Imu ed enti no profit

Per ora resta non definita la questione della qualificazione "non commerciale" delle attività di enti no profit per l'esenzione dall'Imu
Palazzo Chigi

La notizia è rimbalzata vorticosa sui mass media: il Consiglio di Stato, nell'adunanza del 27 settembre 2012 (atto n.04180/2012) ha espresso parere negativo sullo schema di regolamento elaborato dal governo per stabilire se determinati immobili, destinati allo svolgimento di attività no profit in senso lato (assistenziali, sanitarie, culturali, di religione e culto, ecc.), possano godere dell'esenzione dall'Imu a partire dal prossimo 1° gennaio 2013.

Forse l'eccessiva apprensione per la notizia, propagatasi con sorprendente rapidità, è stata determinata dal fatto che – almeno in modo parziale – si riferiva di una "bocciatura" del regolamento con riferimento all'Imu dovuta dalla Chiesa. Ma in effetti – e più correttamente – si tratta invece dell'Imu, e della correlativa esenzione, dovuta in relazione a immobili, come si accennava, destinati alle più diverse attività no profit (anche diverse da quelle di natura strettamente ecclesiale), purché riferibili ad ente pubblico o privato, diverso da società, residente nel territorio dello Stato, non avente a oggetto esclusivo o principale l'esercizio di attività commerciali. Pertanto troppo clamore per niente o per poco, perché la circostanza riguarda un universo di enti (per ipotesi, anche molto lontani, per scelta ideologica, dalle realtà ecclesiali).

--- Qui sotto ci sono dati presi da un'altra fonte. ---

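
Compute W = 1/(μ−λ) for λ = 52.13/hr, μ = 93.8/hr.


W = 1/(μ−λ) = 1/(93.8 − 52.13) = 1/41.67 = 0.02400 hr

Final: 0.02400 hr


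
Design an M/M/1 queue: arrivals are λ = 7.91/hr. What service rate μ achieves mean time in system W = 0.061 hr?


W = 1/(μ−λ) ⇒ μ − λ = 1/W = 1/0.061 = 16.3934
μ = λ + 1/W = 7.91 + 16.3934 = 24.3034 per hr

Final: 24.3034 /hr


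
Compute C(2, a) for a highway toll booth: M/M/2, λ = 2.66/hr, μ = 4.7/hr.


a = λ/μ = 0.5660; ρ = a/2 = 0.2830
P₀ = 0.558872 (from M/M/c formula)
C(c,a) = [a^c/(c!(1−ρ))]·P₀ = [0.32031/(2·0.7170)]·0.558872
= 0.22336·0.558872 = 0.124830

Final: 0.124830


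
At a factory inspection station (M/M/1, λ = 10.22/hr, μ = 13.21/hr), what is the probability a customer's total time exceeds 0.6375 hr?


W ~ Exponential(μ−λ) for M/M/1.
μ − λ = 13.21 − 10.22 = 2.9900
P(W > t) = e^{−(μ−λ)t} = e^{−1.9061} = 0.148655

Final: 0.148655


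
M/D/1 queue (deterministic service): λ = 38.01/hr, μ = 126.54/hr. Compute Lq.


ρ = 38.01/126.54 = 0.3004
M/D/1: Lq = ρ²/(2(1−ρ)) = 0.09023/(2·0.6996) = 0.06448

Final: 0.06448


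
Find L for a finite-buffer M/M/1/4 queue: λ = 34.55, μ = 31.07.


ρ = 34.55/31.07 = 1.1120
L = ρ[1 − (K+1)ρ^K + Kρ^(K+1)] / [(1−ρ)(1−ρ^(K+1))]
Numerator: 1.1120·(1 − 5·1.529069 + 4·1.700333) = 0.173456
Denominator: (-0.1120)·(-0.700333) = 0.078441
L = 0.173456/0.078441 = 2.2113

Final: 2.2113


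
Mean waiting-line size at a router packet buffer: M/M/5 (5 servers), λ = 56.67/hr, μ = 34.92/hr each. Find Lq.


a = λ/μ = 1.6229; ρ = a/5 = 0.3246
P₀ = 0.196854
Lq = P₀·a^c·ρ / (c!·(1−ρ)²) = 0.196854·11.25628·0.3246/(120·0.45621)
= 0.01314

Final: 0.01314


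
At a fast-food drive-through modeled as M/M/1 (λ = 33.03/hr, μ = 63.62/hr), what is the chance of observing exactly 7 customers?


ρ = 33.03/63.62 = 0.5192
P_n = (1−ρ)·ρ^n = (1 − 0.5192)·0.5192^7 = 0.4808·0.010167 = 0.004889

Final: 0.004889


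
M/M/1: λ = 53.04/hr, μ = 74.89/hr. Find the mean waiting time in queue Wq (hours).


ρ = 53.04/74.89 = 0.7082
Wq = ρ/(μ−λ) = 0.7082/(74.89 − 53.04) = 0.7082/21.85 = 0.03241 hr

Final: 0.03241 hr


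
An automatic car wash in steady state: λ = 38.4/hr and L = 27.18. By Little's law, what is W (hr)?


W = L/λ = 27.18/38.4 = 0.7078 hr

Final: 0.7078 hr


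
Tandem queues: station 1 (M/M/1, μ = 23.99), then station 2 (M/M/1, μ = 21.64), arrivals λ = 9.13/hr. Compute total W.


Each node sees arrival rate λ = 9.13/hr (tandem ⇒ throughput preserved).
W₁ = 1/(μ₁−λ) = 1/(23.99−9.13) = 0.06729 hr
W₂ = 1/(μ₂−λ) = 1/(21.64−9.13) = 0.07994 hr
W_total = W₁ + W₂ = 0.06729 + 0.07994 = 0.14723 hr

Final: 0.14723 hr


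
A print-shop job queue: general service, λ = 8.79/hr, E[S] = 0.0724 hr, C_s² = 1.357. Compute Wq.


ρ = λ·E[S] = 8.79·0.0724 = 0.6364
E[S²] = E[S]²(1+C_s²) = 0.0724²·(1+1.357) = 0.012355
Wq = λ·E[S²]/(2(1−ρ)) = 8.79·0.012355/(2·0.3636) = 0.14934 hr

Final: 0.14934 hr


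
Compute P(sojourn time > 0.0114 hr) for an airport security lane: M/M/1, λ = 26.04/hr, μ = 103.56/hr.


W ~ Exponential(μ−λ) for M/M/1.
μ − λ = 103.56 − 26.04 = 77.5200
P(W > t) = e^{−(μ−λ)t} = e^{−0.8837} = 0.413239

Final: 0.413239


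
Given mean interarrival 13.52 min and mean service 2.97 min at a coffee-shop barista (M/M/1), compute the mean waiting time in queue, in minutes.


λ = 60/13.52 = 4.4379 /hr
μ = 60/2.97 = 20.2020 /hr
ρ = λ/μ = 4.4379/20.2020 = 0.2197
Wq = ρ/(μ−λ) = 0.2197/(20.2020−4.4379) = 0.01394 hr
In minutes: 0.01394·60 = 0.8361 min

Final: 0.8361 min


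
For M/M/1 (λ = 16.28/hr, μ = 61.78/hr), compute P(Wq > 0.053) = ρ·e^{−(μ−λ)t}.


ρ = 16.28/61.78 = 0.2635
P(Wq > t) = ρ·e^{−(μ−λ)t} = 0.2635·e^{−2.4115}
= 0.2635·0.089681 = 0.023632

Final: 0.023632


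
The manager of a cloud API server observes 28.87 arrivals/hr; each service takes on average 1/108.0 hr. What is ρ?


ρ = λ/μ = 28.87/108.0 = 0.2673

Final: 0.2673


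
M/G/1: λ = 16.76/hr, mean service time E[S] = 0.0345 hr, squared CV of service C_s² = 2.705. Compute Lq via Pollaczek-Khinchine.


ρ = λ·E[S] = 16.76·0.0345 = 0.5782
Lq = ρ²(1+C_s²)/(2(1−ρ)) = 0.3343·(1+2.705)/(2·0.4218)
= 0.3343·3.7050/0.8436 = 1.46845

Final: 1.46845


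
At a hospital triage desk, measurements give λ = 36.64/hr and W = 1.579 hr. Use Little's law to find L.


L = λW = 36.64·1.579 = 57.8546

Final: 57.8546


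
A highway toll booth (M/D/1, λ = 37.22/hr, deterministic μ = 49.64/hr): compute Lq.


ρ = 37.22/49.64 = 0.7498
M/D/1: Lq = ρ²/(2(1−ρ)) = 0.5622/(2·0.2502) = 1.12349

Final: 1.12349


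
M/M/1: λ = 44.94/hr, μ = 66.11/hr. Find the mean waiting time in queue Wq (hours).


ρ = 44.94/66.11 = 0.6798
Wq = ρ/(μ−λ) = 0.6798/(66.11 − 44.94) = 0.6798/21.17 = 0.03211 hr

Final: 0.03211 hr


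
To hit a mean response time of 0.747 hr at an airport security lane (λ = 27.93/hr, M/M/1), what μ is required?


W = 1/(μ−λ) ⇒ μ − λ = 1/W = 1/0.747 = 1.3387
μ = λ + 1/W = 27.93 + 1.3387 = 29.2687 per hr

Final: 29.2687 /hr


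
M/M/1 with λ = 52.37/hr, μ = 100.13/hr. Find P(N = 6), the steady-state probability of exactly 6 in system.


ρ = 52.37/100.13 = 0.5230
P_n = (1−ρ)·ρ^n = (1 − 0.5230)·0.5230^6 = 0.4770·0.020470 = 0.009764

Final: 0.009764


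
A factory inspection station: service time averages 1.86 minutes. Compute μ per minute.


μ = 1/(service time) in consistent units.
1 minute = 1 min, so μ = 1/1.86 = 0.5376 per minute

Final: 0.5376 /min


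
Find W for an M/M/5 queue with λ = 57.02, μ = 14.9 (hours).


a = 3.8268; ρ = 0.7654; P₀ = 0.016785
Lq = P₀·a^c·ρ/(c!(1−ρ)²) = 1.59607
Wq = Lq/λ = 1.59607/57.02 = 0.02799 hr
W = Wq + 1/μ = 0.02799 + 0.06711 = 0.09511 hr

Final: 0.09511 hr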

E tra l'altro il Consiglio di Stato non ha fatto altro che rilevare come il governo, attraverso lo schema di regolamento proposto, non potesse definire criteri generali per qualificare come  commerciale o meno l'attività degli enti no profit. La legge stessa (vedi art.91-bis del d.l.24.1.2012 n.1) lo autorizza infatti solo a stabilire le modalità e le procedure per la dichiarazione – che devono rendere gli enti stessi – circa la natura commerciale o meno di determinati immobili (a utilizzazione "mista"), nonché per individuare gli elementi per stabilire una proporzionalità tra le parti degli immobili destinate ad attività commerciali e altre parti destinate ad attività non commerciali: le prime appunto soggette ad Imu, le seconde esenti.

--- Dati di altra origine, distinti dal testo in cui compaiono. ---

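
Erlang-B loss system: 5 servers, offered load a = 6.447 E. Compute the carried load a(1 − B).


B(5,6.447) = 0.390489 (Erlang-B)
Carried load = a(1 − B) = 6.447·(1 − 0.390489) = 6.447·0.609511 = 3.9295 E

Final: 3.9295 Erlangs


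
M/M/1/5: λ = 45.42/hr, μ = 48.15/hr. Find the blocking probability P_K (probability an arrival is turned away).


ρ = λ/μ = 45.42/48.15 = 0.9433
P_K = (1−ρ)ρ^K/(1−ρ^(K+1)) = (0.05670·0.746886)/(1 − 0.704539)
= 0.042347/0.295461 = 0.143324

Final: 0.143324


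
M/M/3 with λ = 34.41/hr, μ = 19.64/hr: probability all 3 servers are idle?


a = λ/μ = 34.41/19.64 = 1.7520; ρ = a/c = 0.5840
Σ_{k=0}^{2} a^k/k! (terms k=0..2) = 1.00000 + 1.75204 + 1.53482 = 4.28685
Tail: a^3/(3!(1−ρ)) = 5.37811/(6·0.4160) = 2.15475
P₀ = 1/(4.28685 + 2.15475) = 1/6.44161 = 0.155241

Final: 0.155241


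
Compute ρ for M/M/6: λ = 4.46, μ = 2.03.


ρ = λ/(cμ) = 4.46/(6·2.03) = 4.46/12.18 = 0.3662

Final: 0.3662


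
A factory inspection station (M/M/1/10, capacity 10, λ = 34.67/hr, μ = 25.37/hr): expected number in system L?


ρ = 34.67/25.37 = 1.3666
L = ρ[1 − (K+1)ρ^K + Kρ^(K+1)] / [(1−ρ)(1−ρ^(K+1))]
Numerator: 1.3666·(1 − 11·22.716099 + 10·31.043245) = 84.120011
Denominator: (-0.3666)·(-30.043245) = 11.013094
L = 84.120011/11.013094 = 7.6382

Final: 7.6382


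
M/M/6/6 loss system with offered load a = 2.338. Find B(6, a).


B(c,a) = (a^c/c!) / Σ_{k=0}^{c} a^k/k!
a^6/6! = 0.226848
Σ terms (k=0..6): 1.00000 + 2.33800 + 2.73312 + 2.13001 + 1.24499 + 0.58216 + 0.22685 = 10.255134
B = 0.226848/10.255134 = 0.022120

Final: 0.022120


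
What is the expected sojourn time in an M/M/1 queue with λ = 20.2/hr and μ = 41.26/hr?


W = 1/(μ−λ) = 1/(41.26 − 20.2) = 1/21.06 = 0.04748 hr

Final: 0.04748 hr


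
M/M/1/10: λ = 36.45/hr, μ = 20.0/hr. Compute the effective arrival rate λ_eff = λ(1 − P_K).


ρ = 1.8225; P_K = (1−ρ)ρ^10/(1−ρ^11) = 0.451917
λ_eff = λ(1 − P_K) = 36.45·(1 − 0.451917) = 36.45·0.548083 = 19.9776 /hr

Final: 19.9776 /hr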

Quindi, ha precisato il Consiglio di Stato, non si può in un regolamento governativo – in via generale – stabilire la natura non commerciale di una determinata attività – ad es. nell'ambito culturale, ricreativo o sportivo – in base al criterio della gratuità o al carattere simbolico della retta; oppure – in ambito ricettivo e in parte assistenziale e sanitario – in base al criterio dell'importo non superiore alla metà di quello medio previsto per le medesime attività svolte nello stesso ambito territoriale con modalità commerciali; o infine, in base al criterio della non copertura integrale del costo effettivo del servizio, ad es. in ambito didattico. O, più precisamente ancora, il governo può anche definire tali criteri, ma a ciò deve essere espressamente autorizzato con apposito testo di legge.

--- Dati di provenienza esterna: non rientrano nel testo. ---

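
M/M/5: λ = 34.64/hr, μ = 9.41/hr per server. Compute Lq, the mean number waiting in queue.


a = λ/μ = 3.6812; ρ = a/5 = 0.7362
P₀ = 0.020500
Lq = P₀·a^c·ρ / (c!·(1−ρ)²) = 0.020500·675.99160·0.7362/(120·0.06957)
= 1.22212

Final: 1.22212


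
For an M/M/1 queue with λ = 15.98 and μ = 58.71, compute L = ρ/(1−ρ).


ρ = λ/μ = 15.98/58.71 = 0.2722
L = ρ/(1−ρ) = 0.2722/(1 − 0.2722) = 0.2722/0.7278 = 0.3740

Final: 0.3740


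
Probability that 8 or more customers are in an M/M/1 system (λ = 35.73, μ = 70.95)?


ρ = 35.73/70.95 = 0.5036
P(N ≥ n) = ρ^n = 0.5036^8 = 0.004137

Final: 0.004137


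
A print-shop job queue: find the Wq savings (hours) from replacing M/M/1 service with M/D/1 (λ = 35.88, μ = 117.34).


ρ = 35.88/117.34 = 0.3058
Wq(M/M/1) = ρ/(μ−λ) = 0.3058/81.46 = 0.003754 hr
Wq(M/D/1) = ρ/(2(μ−λ)) = 0.001877 hr
Savings = 0.003754 − 0.001877 = 0.001877 hr

Final: 0.001877 hr


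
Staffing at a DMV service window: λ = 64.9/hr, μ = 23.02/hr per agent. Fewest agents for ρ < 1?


Stability requires cμ > λ ⇔ c > λ/μ.
λ/μ = 64.9/23.02 = 2.8193
Minimum integer c = ⌊2.8193⌋ + 1 = 3
Check: 3·23.02 = 69.06 > 64.9, while 2·23.02 = 46.04 ≤ 64.9

Final: 3 servers


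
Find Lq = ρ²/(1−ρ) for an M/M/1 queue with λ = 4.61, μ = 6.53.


ρ = 4.61/6.53 = 0.7060
Lq = ρ²/(1−ρ) = 0.4984/0.2940 = 1.6951

Final: 1.6951


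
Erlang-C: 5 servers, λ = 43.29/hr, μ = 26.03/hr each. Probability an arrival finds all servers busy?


a = λ/μ = 1.6631; ρ = a/5 = 0.3326
P₀ = 0.189027 (from M/M/c formula)
C(c,a) = [a^c/(c!(1−ρ))]·P₀ = [12.72234/(120·0.6674)]·0.189027
= 0.15886·0.189027 = 0.030029

Final: 0.030029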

Non è mancata d'altra parte una puntuale replica da parte di Palazzo Chigi alla "bocciatura" in prima battuta dello schema di regolamento: in una nota del 9 ottobre 2012 il governo rassicura che «il quadro regolatorio, sia primario che secondario, sarà completamente definito in tempo per il periodo annuale di imposta (che decorre dal 1° gennaio 2013) con l'effetto di pieno adeguamento al diritto comunitario e con la determinazione delle situazioni assoggettabili alla imposta in questione». Le linee-guida che potranno essere così emanate riguarderanno non solo modalità e procedure della dichiarazione sulla natura dell'attività esercitata, ma anche «i requisiti, sia generali che di settore, per poter qualificare come svolte con modalità non commerciali le attività di vario tipo (assistenziali, previdenziali, sanitarie, didattiche, ricettive, culturali, ricreative, sportive)».

Insomma, come dire che la partita è solo momentaneamente sospesa in attesa di aggiustare il tiro e disporre di nuovi strumenti normativi che consentiranno di aggirare l'ostacolo. Il vero problema, quello nodale circa l'individuazione di criteri condivisibili e oggettivi per stabilire la natura commerciale o meno dell'attività svolta da qualsiasi ente no profit (e quindi non solo dalla Chiesa) resta per ora sul tappeto: su di esso, forse, sarà più opportuno a tempo debito (a prescindere da ogni deriva o appartenenza ideologica) sollevare l'attenzione e la sensibilità dell'opinione pubblica affinché l'esenzione dall'Imu spetti in funzione della effettiva natura, sia pure economica ma non speculativa, dell'attività stessa.